🤖 AI Summary
Large-scale crises frequently disrupt cellular and internet infrastructure, depriving civilians of reliable communication, coordinated rescue operations, and access to trustworthy information. To address this, we propose a decentralized civilian emergency communication system that synergizes LoRa’s physical-layer resilience with mobile-device usability: it leverages the 868 MHz LongFast long-range wireless protocol to establish infrastructure-free peer-to-peer networking; incorporates lightweight identity authentication, local message broadcasting, and community-driven governance. Field evaluations in urban Zurich achieved a 1.2 km communication range and 92% end-to-end message delivery rate; functionality was validated via requirements-driven system assessment. Our core contribution is the first integration—within a lightweight, deployable civilian framework—of physical-layer robustness, application-layer usability, and socio-technical trust governance, yielding an offline-capable, scalable, and governable communication foundation.
📝 Abstract
During large-scale crises disrupting cellular and Internet infrastructure, civilians lack reliable methods for communication, aid coordination, and access to trustworthy information. This paper presents a unified emergency communication system integrating a low-power, long-range network with a crisis-oriented smartphone application, enabling decentralized and off-grid civilian communication. Unlike previous solutions separating physical layer resilience from user layer usability, our design merges these aspects into a cohesive crisis-tailored framework.

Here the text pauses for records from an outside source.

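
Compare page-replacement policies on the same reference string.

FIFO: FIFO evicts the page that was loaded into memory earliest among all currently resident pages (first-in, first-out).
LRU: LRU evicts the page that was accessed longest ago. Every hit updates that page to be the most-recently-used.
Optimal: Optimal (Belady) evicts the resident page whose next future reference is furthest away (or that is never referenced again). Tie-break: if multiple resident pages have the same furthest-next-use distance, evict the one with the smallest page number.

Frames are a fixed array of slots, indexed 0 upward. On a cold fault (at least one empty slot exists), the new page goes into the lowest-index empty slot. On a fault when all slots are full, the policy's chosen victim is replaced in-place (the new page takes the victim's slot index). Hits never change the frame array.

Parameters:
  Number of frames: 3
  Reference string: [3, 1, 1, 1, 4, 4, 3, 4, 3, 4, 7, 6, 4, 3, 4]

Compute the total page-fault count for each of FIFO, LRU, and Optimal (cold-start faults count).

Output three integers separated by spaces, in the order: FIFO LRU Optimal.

Answer: 7 6 5

Derivation:
--- FIFO ---
  step 0: ref 3 -> FAULT, frames=[3,-,-] (faults so far: 1)
  step 1: ref 1 -> FAULT, frames=[3,1,-] (faults so far: 2)
  step 2: ref 1 -> HIT, frames=[3,1,-] (faults so far: 2)
  step 3: ref 1 -> HIT, frames=[3,1,-] (faults so far: 2)
  step 4: ref 4 -> FAULT, frames=[3,1,4] (faults so far: 3)
  step 5: ref 4 -> HIT, frames=[3,1,4] (faults so far: 3)
  step 6: ref 3 -> HIT, frames=[3,1,4] (faults so far: 3)
  step 7: ref 4 -> HIT, frames=[3,1,4] (faults so far: 3)
  step 8: ref 3 -> HIT, frames=[3,1,4] (faults so far: 3)
  step 9: ref 4 -> HIT, frames=[3,1,4] (faults so far: 3)
  step 10: ref 7 -> FAULT, evict 3, frames=[7,1,4] (faults so far: 4)
  step 11: ref 6 -> FAULT, evict 1, frames=[7,6,4] (faults so far: 5)
  step 12: ref 4 -> HIT, frames=[7,6,4] (faults so far: 5)
  step 13: ref 3 -> FAULT, evict 4, frames=[7,6,3] (faults so far: 6)
  step 14: ref 4 -> FAULT, evict 7, frames=[4,6,3] (faults so far: 7)
  FIFO total faults: 7
--- LRU ---
  step 0: ref 3 -> FAULT, frames=[3,-,-] (faults so far: 1)
  step 1: ref 1 -> FAULT, frames=[3,1,-] (faults so far: 2)
  step 2: ref 1 -> HIT, frames=[3,1,-] (faults so far: 2)
  step 3: ref 1 -> HIT, frames=[3,1,-] (faults so far: 2)
  step 4: ref 4 -> FAULT, frames=[3,1,4] (faults so far: 3)
  step 5: ref 4 -> HIT, frames=[3,1,4] (faults so far: 3)
  step 6: ref 3 -> HIT, frames=[3,1,4] (faults so far: 3)
  step 7: ref 4 -> HIT, frames=[3,1,4] (faults so far: 3)
  step 8: ref 3 -> HIT, frames=[3,1,4] (faults so far: 3)
  step 9: ref 4 -> HIT, frames=[3,1,4] (faults so far: 3)
  step 10: ref 7 -> FAULT, evict 1, frames=[3,7,4] (faults so far: 4)
  step 11: ref 6 -> FAULT, evict 3, frames=[6,7,4] (faults so far: 5)
  step 12: ref 4 -> HIT, frames=[6,7,4] (faults so far: 5)
  step 13: ref 3 -> FAULT, evict 7, frames=[6,3,4] (faults so far: 6)
  step 14: ref 4 -> HIT, frames=[6,3,4] (faults so far: 6)
  LRU total faults: 6
--- Optimal ---
  step 0: ref 3 -> FAULT, frames=[3,-,-] (faults so far: 1)
  step 1: ref 1 -> FAULT, frames=[3,1,-] (faults so far: 2)
  step 2: ref 1 -> HIT, frames=[3,1,-] (faults so far: 2)
  step 3: ref 1 -> HIT, frames=[3,1,-] (faults so far: 2)
  step 4: ref 4 -> FAULT, frames=[3,1,4] (faults so far: 3)
  step 5: ref 4 -> HIT, frames=[3,1,4] (faults so far: 3)
  step 6: ref 3 -> HIT, frames=[3,1,4] (faults so far: 3)
  step 7: ref 4 -> HIT, frames=[3,1,4] (faults so far: 3)
  step 8: ref 3 -> HIT, frames=[3,1,4] (faults so far: 3)
  step 9: ref 4 -> HIT, frames=[3,1,4] (faults so far: 3)
  step 10: ref 7 -> FAULT, evict 1, frames=[3,7,4] (faults so far: 4)
  step 11: ref 6 -> FAULT, evict 7, frames=[3,6,4] (faults so far: 5)
  step 12: ref 4 -> HIT, frames=[3,6,4] (faults so far: 5)
  step 13: ref 3 -> HIT, frames=[3,6,4] (faults so far: 5)
  step 14: ref 4 -> HIT, frames=[3,6,4] (faults so far: 5)
  Optimal total faults: 5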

The system is evaluated in two dimensions: communication performance and application functionality. Field experiments in urban Zürich demonstrate that the 868 MHz band, using the LongFast configuration, achieves a communication range of up to 1.2 km with 92% Packet Delivery Ratio, validating network robustness under real-world infrastructure degraded conditions. In parallel, a purpose-built mobile application featuring peer-to-peer messaging, identity verification, and community moderation was evaluated through a requirements-based analysis.